Discover His heart: He expects us to guide and protect our children
Over the years I’ve spent time in large European cities where I have observed very young children on city streets, subways and tourist areas begging for money as the parent or guardian stands by to watch. These children are mostly treated with disdain by those who pass by them, and it’s a heart-wrenching scene to watch. It’s difficult to understand the willingness of parents to sacrifice their children in this cruel process, but then we have our own issues on this side of the big pond. One thing I know for certain is that God expects us to protect our children not exploit them.
@ Deuteronomy 18
“When you enter the land the Lord your God is giving you, be very careful not to imitate the detestable customs of the nations living there. For example, never sacrifice your son or daughter as a burnt offering.” (9-10) Who would do such a despicable thing? Well, mostly no one today, at least with an intention to do so. We may not offer them as a burnt offering, but are we sacrificing them through our ignorance of the detestable customs and practices surrounding us?
I’m always amazed by the television programming, movies, and music that youth, Christian and secular alike, digest each day. Parents have complained through the years about their troubled teens that don’t follow the lifestyle they have lived out in front of them, but other influences are much more attractive and enticing than the day to day routines that parents are exhibiting. To be sure, our godly modeling to our children is valuable, but we need to be attentive to what is captivating their attention through their media as well.
When we discover something in our child’s environment that appears to be questionable or something we just don’t know anything about, our best course of action is to check it out for ourselves and to be knowledgeable about it. If we find something objectionable, a dialogue is much more effective than a declaration as a starting point and it keeps the doors of communication open for the future. If our impressionable youth still does not accept our viewpoint, we may be tempted to let it go because it’s just easier to do so or because we’re afraid of the response that may come, but sacrificing them to the customs of this world just isn’t an option.
When we stick to our convictions, we can offer this resolution to our children: In scripture, we understand that God expects children to obey their parents, and He really doesn’t provide a way around that. If they disobey, God will deal with them. However, if we as parents make an unreasonable demand or an inaccurate assessment that is not righteous, God will deal with us. As the child or youth waits for lighting to strike the parent for grave errors in judgment and the heat of the moment is gone, they often move on to yet another thing or are distracted by something else. The disagreement becomes a moot point. In the process, offering a godly alternative is helpful although not always immediately appreciated. Youth need our guidance whether they like it or not. We do our part, but they are responsible for the decisions they make.

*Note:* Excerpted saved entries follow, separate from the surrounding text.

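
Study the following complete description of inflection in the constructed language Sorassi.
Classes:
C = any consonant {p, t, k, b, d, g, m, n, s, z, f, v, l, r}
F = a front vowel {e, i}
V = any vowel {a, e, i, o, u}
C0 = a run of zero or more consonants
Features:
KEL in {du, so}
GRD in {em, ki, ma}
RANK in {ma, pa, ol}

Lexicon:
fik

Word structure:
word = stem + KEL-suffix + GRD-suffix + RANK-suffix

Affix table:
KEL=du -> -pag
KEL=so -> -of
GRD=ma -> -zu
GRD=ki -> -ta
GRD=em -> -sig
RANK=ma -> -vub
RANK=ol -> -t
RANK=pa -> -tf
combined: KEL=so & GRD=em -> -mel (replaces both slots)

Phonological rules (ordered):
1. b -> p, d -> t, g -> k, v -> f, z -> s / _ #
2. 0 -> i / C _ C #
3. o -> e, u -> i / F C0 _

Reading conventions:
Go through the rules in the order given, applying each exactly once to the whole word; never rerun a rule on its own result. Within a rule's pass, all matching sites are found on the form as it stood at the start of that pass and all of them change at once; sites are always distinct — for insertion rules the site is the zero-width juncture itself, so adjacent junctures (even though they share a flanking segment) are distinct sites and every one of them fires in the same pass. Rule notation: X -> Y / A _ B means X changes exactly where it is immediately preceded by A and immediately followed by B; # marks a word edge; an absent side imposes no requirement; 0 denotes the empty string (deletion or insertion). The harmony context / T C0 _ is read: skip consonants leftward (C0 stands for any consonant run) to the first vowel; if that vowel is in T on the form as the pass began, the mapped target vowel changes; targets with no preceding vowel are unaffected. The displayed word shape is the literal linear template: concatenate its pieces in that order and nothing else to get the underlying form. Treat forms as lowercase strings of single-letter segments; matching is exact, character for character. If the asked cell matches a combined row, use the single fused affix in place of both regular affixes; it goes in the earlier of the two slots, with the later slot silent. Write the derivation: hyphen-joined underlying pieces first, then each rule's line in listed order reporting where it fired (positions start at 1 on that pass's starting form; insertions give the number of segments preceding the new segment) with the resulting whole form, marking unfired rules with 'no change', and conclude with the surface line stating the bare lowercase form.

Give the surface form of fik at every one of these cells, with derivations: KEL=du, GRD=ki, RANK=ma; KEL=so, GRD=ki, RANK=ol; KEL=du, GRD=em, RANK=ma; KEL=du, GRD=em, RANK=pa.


cell KEL=du, GRD=ki, RANK=ma:
underlying: fik-pag-ta-vub
1. b -> p, d -> t, g -> k, v -> f, z -> s / _ #: fires at position(s) 11: fikpagtavup
2. 0 -> i / C _ C #: no change
3. o -> e, u -> i / F C0 _: no change
surface: fikpagtavup

cell KEL=so, GRD=ki, RANK=ol:
underlying: fik-of-ta-t
1. b -> p, d -> t, g -> k, v -> f, z -> s / _ #: no change
2. 0 -> i / C _ C #: no change
3. o -> e, u -> i / F C0 _: fires at position(s) 4: fikeftat
surface: fikeftat

cell KEL=du, GRD=em, RANK=ma:
underlying: fik-pag-sig-vub
1. b -> p, d -> t, g -> k, v -> f, z -> s / _ #: fires at position(s) 12: fikpagsigvup
2. 0 -> i / C _ C #: no change
3. o -> e, u -> i / F C0 _: fires at position(s) 11: fikpagsigvip
surface: fikpagsigvip

cell KEL=du, GRD=em, RANK=pa:
underlying: fik-pag-sig-tf
1. b -> p, d -> t, g -> k, v -> f, z -> s / _ #: no change
2. 0 -> i / C _ C #: inserts after position(s) 10: fikpagsigtif
3. o -> e, u -> i / F C0 _: no change
surface: fikpagsigtif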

As parents, smothering is not our goal, but guidance and discipline are the responsibility God has given us according to a myriad of scriptures including, “Train up a child in the way he should go, And when he is old he will not depart from it.” (Proverbs 22:6) There’s more than one way to sacrifice our children, and we don’t want to participate in any of them and end up with a millstone around our necks (Matthew 18). Fortunately, we are not alone in raising our children if we submit to the guidance of the Holy Spirit every day and make certain that He is our first reaction to the challenges we face.
Moving Forward: I’m praying for parents who need God’s help today, believing that God will give them the resolve to follow through with their convictions with all the grace and wisdom He has to offer them.